# What actually happens when electrons 'collide' with other electrons in a conductor to produce heat in an electrical circuit?

Textbooks describe resistance as involving electrons colliding with other ions in metals, resulting in a heating effect, though how exactly is this achieved? Although I am not required to learn the process in detail (why this happens), I feel like I need an explanation/firm understanding!

This is my attempted understanding so far, using the limited knowledge I have. When an electron nears another electron, the force of electrostatic repulsion could be enough to excite that electron to a higher energy level as a result of the kinetic energy obtained, where it would then subsequently return to a lower energy state or enter another ion, losing the transferred potential energy in the form of a photon emission (IR when referring to heat?). What happens to the initial electron that collided, how is the remaining energy not absorbed by the other electron used - does this electron simply 'deflect'?

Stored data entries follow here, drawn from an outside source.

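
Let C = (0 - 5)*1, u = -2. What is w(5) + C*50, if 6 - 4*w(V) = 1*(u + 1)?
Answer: -993/4 ≈ -248.25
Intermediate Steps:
C = -5 (C = -5*1 = -5)
w(V) = 7/4 (w(V) = 3/2 - (-2 + 1)/4 = 3/2 - (-1)/4 = 3/2 - 1/4*(-1) = 3/2 + 1/4 = 7/4)
w(5) + C*50 = 7/4 - 5*50 = 7/4 - 250 = -993/4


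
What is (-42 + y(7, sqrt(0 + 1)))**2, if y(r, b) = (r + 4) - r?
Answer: 1444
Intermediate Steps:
y(r, b) = 4 (y(r, b) = (4 + r) - r = 4)
(-42 + y(7, sqrt(0 + 1)))**2 = (-42 + 4)**2 = (-38)**2 = 1444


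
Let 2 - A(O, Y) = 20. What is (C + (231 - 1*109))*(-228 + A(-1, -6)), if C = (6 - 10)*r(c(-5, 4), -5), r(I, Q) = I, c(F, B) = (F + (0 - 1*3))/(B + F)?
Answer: -22140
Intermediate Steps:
c(F, B) = (-3 + F)/(B + F) (c(F, B) = (F + (0 - 3))/(B + F) = (F - 3)/(B + F) = (-3 + F)/(B + F))
A(O, Y) = -18 (A(O, Y) = 2 - 1*20 = 2 - 20 = -18)
C = -32 (C = (6 - 10)*((-3 - 5)/(4 - 5)) = -4*(-8)/(-1) = -(-4)*(-8) = -4*8 = -32)
(C + (231 - 1*109))*(-228 + A(-1, -6)) = (-32 + (231 - 1*109))*(-228 - 18) = (-32 + (231 - 109))*(-246) = (-32 + 122)*(-246) = 90*(-246) = -22140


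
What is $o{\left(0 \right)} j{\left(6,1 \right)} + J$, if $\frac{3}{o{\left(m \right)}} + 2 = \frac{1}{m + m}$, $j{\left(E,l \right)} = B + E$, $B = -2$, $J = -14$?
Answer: $-14$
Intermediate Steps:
$j{\left(E,l \right)} = -2 + E$
$o{\left(m \right)} = \frac{3}{-2 + \frac{1}{2 m}}$ ($o{\left(m \right)} = \frac{3}{-2 + \frac{1}{m + m}} = \frac{3}{-2 + \frac{1}{2 m}}$)
$o{\left(0 \right)} j{\left(6,1 \right)} + J = \left(-6\right) 0 \frac{1}{-1 + 4 \cdot 0} \left(-2 + 6\right) - 14 = \left(-6\right) 0 \frac{1}{-1 + 0} \cdot 4 - 14 = \left(-6\right) 0 \frac{1}{-1} \cdot 4 - 14 = \left(-6\right) 0 \left(-1\right) 4 - 14 = 0 \cdot 4 - 14 = 0 - 14 = -14$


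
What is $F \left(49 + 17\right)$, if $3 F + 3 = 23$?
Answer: $440$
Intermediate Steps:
$F = \frac{20}{3}$ ($F = -1 + \frac{1}{3} \cdot 23 = -1 + \frac{23}{3} = \frac{20}{3} \approx 6.6667$)
$F \left(49 + 17\right) = \frac{20 \left(49 + 17\right)}{3} = \frac{20}{3} \cdot 66 = 440$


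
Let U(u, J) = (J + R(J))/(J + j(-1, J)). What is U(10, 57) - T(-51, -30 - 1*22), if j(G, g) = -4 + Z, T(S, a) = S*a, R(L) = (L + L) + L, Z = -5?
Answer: -10589/4 ≈ -2647.3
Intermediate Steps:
R(L) = 3*L (R(L) = 2*L + L = 3*L)
j(G, g) = -9 (j(G, g) = -4 - 5 = -9)
U(u, J) = 4*J/(-9 + J) (U(u, J) = (J + 3*J)/(J - 9) = (4*J)/(-9 + J) = 4*J/(-9 + J))
U(10, 57) - T(-51, -30 - 1*22) = 4*57/(-9 + 57) - (-51)*(-30 - 1*22) = 4*57/48 - (-51)*(-30 - 22) = 4*57*(1/48) - (-51)*(-52) = 19/4 - 1*2652 = 19/4 - 2652 = -10589/4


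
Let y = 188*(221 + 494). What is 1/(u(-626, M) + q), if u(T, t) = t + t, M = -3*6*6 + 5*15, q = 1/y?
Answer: -134420/8871719 ≈ -0.015152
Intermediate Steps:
y = 134420 (y = 188*715 = 134420)
q = 1/134420 ≈ 7.4394e-6
M = -33 (M = -18*6 + 75 = -108 + 75 = -33)
u(T, t) = 2*t
1/(u(-626, M) + q) = 1/(2*(-33) + 1/134420) = 1/(-66 + 1/134420) = 1/(-8871719/134420) = -134420/8871719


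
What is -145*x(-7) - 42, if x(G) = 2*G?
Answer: 1988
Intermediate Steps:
-145*x(-7) - 42 = -290*(-7) - 42 = -145*(-14) - 42 = 2030 - 42 = 1988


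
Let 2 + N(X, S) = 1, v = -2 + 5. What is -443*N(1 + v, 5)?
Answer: 443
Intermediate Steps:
v = 3
N(X, S) = -1 (N(X, S) = -2 + 1 = -1)
-443*N(1 + v, 5) = -443*(-1) = 443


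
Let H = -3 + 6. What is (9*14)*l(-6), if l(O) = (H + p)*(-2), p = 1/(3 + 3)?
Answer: -798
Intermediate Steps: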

The highest energy level electrons are de-localised, however, which contradicts my original explanation, as the electrons are not bound to a particular ion. What would result in the EM emission?

I apologise as this is a really superficial understanding, though simply wanted to know the rough reasoning behind the thermal emission beyond secondary school/(don't know the American equivalent!) knowledge. Thank you!

• While your title refers to electron-ion collisions, the body of your question focuses on electron-electron interactions. Which are you interested in? May 26, 2015 at 15:14
• Hi, thanks for the reply. This is the problem that I am having. I do not know what is meant by an electron-ion collision - I assumed that this term refers to the collisions between electrons that are BOUND to the ion and an incoming electron. I do not understand the difference. I would like to focus on electron-electron 'collisions' - thank you! May 26, 2015 at 15:24
• Technically the electrons couple to the phonons (quantized lattice vibrations) trough imperfections in the crystal structure and the quasi-particle states made by the phonons and electrons couple to the photons in the vacuum around the metal trough charge fluctuations that can be described by QED, but in a sense this is an overkill for your purposes. It is rarely necessary to go beyond the semiclassical black-body radiation picture to "grock" what happens between a metal and the vacuum. May 26, 2015 at 16:40
• @CuriousOne That's exhausting ! :D May 27, 2015 at 3:23

One can reason as to how heat is generated in the conducter in a classical manner from the Drude model. As the electrons move through the conducter, a few electrons strike the constituent atoms or molecules. Since the atoms/molecules acquire kinetic energy, the temperature of the conducter as a whole increases. Any object having surface area $A$ with temperature $T$ emits electromagnetic radiation with power $$P=A \epsilon \sigma T^4$$ according to the Stefan-Boltzmann law, where $\epsilon$ and $\sigma$ are constants.